Random Forest (RF) method is based on the bootstrap aggregating technique because the prediction of a single tree is very sensitive to noise in its training set, while the average of many trees is not if the trees are not correlated. Consequently, this algorithm reduces the variance of the model in some sense. To run the algorithm, you can determine the maximum number of steps to go to the depth of the tree for each tree. We found the best value for this parameter based on our training dataset. Therefore, we set this tuning parameter to be 13; however, if it is not determined, nodes are expanded until all leaves are pure or until all leaves contain less than the minimum number of samples required to split an internal node.

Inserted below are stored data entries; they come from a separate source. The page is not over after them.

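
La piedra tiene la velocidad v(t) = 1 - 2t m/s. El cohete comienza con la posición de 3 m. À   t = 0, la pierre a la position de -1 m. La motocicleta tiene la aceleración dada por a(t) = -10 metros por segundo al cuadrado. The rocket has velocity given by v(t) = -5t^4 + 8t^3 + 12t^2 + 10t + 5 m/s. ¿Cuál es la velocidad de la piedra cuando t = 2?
De la ecuación de la velocidad v(t) = 1 - 2·t, sustituimos t = 2 para obtener v = -3.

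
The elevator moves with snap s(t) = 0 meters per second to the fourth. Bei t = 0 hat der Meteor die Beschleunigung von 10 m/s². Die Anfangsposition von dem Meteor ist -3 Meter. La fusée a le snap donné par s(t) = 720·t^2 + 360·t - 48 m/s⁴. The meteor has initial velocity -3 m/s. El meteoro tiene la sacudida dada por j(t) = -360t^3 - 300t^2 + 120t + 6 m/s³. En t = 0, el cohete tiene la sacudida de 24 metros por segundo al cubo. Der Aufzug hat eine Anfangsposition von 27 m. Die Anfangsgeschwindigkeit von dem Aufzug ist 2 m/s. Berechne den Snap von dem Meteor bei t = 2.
Um dies zu lösen, müssen wir 1 Ableitung unserer Gleichung für den Ruck j(t) = -360·t^3 - 300·t^2 + 120·t + 6 nehmen. Die Ableitung von dem Ruck ergibt den Snap: s(t) = -1080·t^2 - 600·t + 120. Aus der Gleichung für den Snap s(t) = -1080·t^2 - 600·t + 120, setzen wir t = 2 ein und erhalten s = -5400.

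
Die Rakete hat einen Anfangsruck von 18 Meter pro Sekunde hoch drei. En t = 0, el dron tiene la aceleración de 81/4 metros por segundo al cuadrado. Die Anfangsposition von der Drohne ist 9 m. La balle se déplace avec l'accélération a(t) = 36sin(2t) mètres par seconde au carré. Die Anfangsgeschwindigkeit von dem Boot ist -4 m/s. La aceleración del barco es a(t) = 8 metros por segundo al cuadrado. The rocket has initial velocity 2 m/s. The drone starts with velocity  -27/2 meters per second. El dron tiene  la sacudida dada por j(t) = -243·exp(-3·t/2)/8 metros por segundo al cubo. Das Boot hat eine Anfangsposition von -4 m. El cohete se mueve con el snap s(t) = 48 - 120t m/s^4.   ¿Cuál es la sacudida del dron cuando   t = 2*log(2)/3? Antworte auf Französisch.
En utilisant j(t) = -243·exp(-3·t/2)/8 et en substituant t = 2*log(2)/3, nous trouvons j = -243/16.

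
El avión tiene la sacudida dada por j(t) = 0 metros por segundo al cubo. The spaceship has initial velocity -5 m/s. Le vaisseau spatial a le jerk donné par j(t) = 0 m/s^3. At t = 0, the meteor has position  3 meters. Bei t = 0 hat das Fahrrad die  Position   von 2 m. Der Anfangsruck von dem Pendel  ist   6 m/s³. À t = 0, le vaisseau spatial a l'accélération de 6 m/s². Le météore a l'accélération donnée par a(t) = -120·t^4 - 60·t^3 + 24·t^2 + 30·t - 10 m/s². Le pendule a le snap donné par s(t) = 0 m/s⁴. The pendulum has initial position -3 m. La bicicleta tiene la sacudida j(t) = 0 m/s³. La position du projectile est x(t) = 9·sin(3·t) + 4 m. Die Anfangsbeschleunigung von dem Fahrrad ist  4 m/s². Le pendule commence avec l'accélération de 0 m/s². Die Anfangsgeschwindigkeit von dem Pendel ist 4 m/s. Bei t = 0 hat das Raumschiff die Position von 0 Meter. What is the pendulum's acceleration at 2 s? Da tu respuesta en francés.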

As another method, we use SVM. Let us have an N-dimensional features vector. The Support Vector Machine (SVM) model approach finds a hyperplane in an N-dimensional space with the maximum margin that distinctly classifies the data points.

## Prediction Performance Evaluation Metrics:

To explain these measures, first, we need some preliminary definitions. As we have a binary classification problem, each label can be seen as positive or negative. By a true positive (TP) value, we mean a correctly predicted positive label. Similarly, a true negative (TN) stands for an indeed detected negative label. A false positive (FP) value shows an input data point that is predicted by positive while its actual label is negative. Finally, a false negative (FN) value is used for a data point where its real class is positive, but the algorithm predicts its label as negative.

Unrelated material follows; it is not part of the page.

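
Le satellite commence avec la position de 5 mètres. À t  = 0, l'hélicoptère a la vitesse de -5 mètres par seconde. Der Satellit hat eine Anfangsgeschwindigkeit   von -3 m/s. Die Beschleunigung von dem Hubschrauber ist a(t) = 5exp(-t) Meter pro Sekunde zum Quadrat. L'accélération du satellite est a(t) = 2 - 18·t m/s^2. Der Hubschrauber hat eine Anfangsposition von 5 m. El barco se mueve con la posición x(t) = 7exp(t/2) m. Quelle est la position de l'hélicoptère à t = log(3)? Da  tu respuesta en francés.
Nous devons trouver l'intégrale de notre équation de l'accélération a(t) = 5·exp(-t) 2 fois. La primitive de l'accélération est la vitesse. En utilisant v(0) = -5, nous obtenons v(t) = -5·exp(-t). En intégrant la vitesse et en utilisant la condition initiale x(0) = 5, nous obtenons x(t) = 5·exp(-t). De l'équation de la position x(t) = 5·exp(-t), nous substituons t = log(3) pour obtenir x = 5/3.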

One of the most common evaluation measures is accuracy, which is defined as the ratio of correctly predicted items to the total number of items. If we have imbalanced label classes, then accuracy cannot be applied as a good evaluation criterion. For example, if 98 percent of the labels are positive in a dataset, then the trivial algorithm which assigns positive to all the inputs reaches an accuracy of 98 percent. In this case, to better understand the algorithm's performance, we should realize how much of each label class is predicted correctly.

The second parameter, precision, is the ratio of truly detected positive labels to the total number of predicted positive labels in the test set. In other words, Precision=TP/(TP+FP).

Also, recall is defined as the number of correctly predicted positive labels divided by the total number of positive labels. Therefore, Recall=TP/(TP+FN). In binary classification, it is worth noting that recall of the positive and negative classes are called sensitivity and specificity, respectively. Finally, F1-score, a mixture parameter, is the weighted average of precision and recall, i.e., F1-score= (2 (Precision* Recall))/(Precision+ Recall)=TP/(TP+1/2(FP+FN)). It is worth noting that this score is much better than accuracy if we have imbalanced classes. On the other hand, it is better to look at accuracy whenever FPs and FNs have the same weight in the framework. Also, if the cost of FPs and FNs are very different, then both precision and recall should be taken into account.

## Feature Selection:

To find out the most important features for predicting outcomes, a list of the five most important features is obtained for each prediction outcome. We applied SelectKBest, a univariate feature selection method, which identifies the k highest scoring features.

## Ethics Statement:

This study was approved by the Research Ethics Committees of Vice-Chancellor in Research, Medical University of Isfahan (Approval ID: IR.MUI.RESEARCH.REC.1399.004).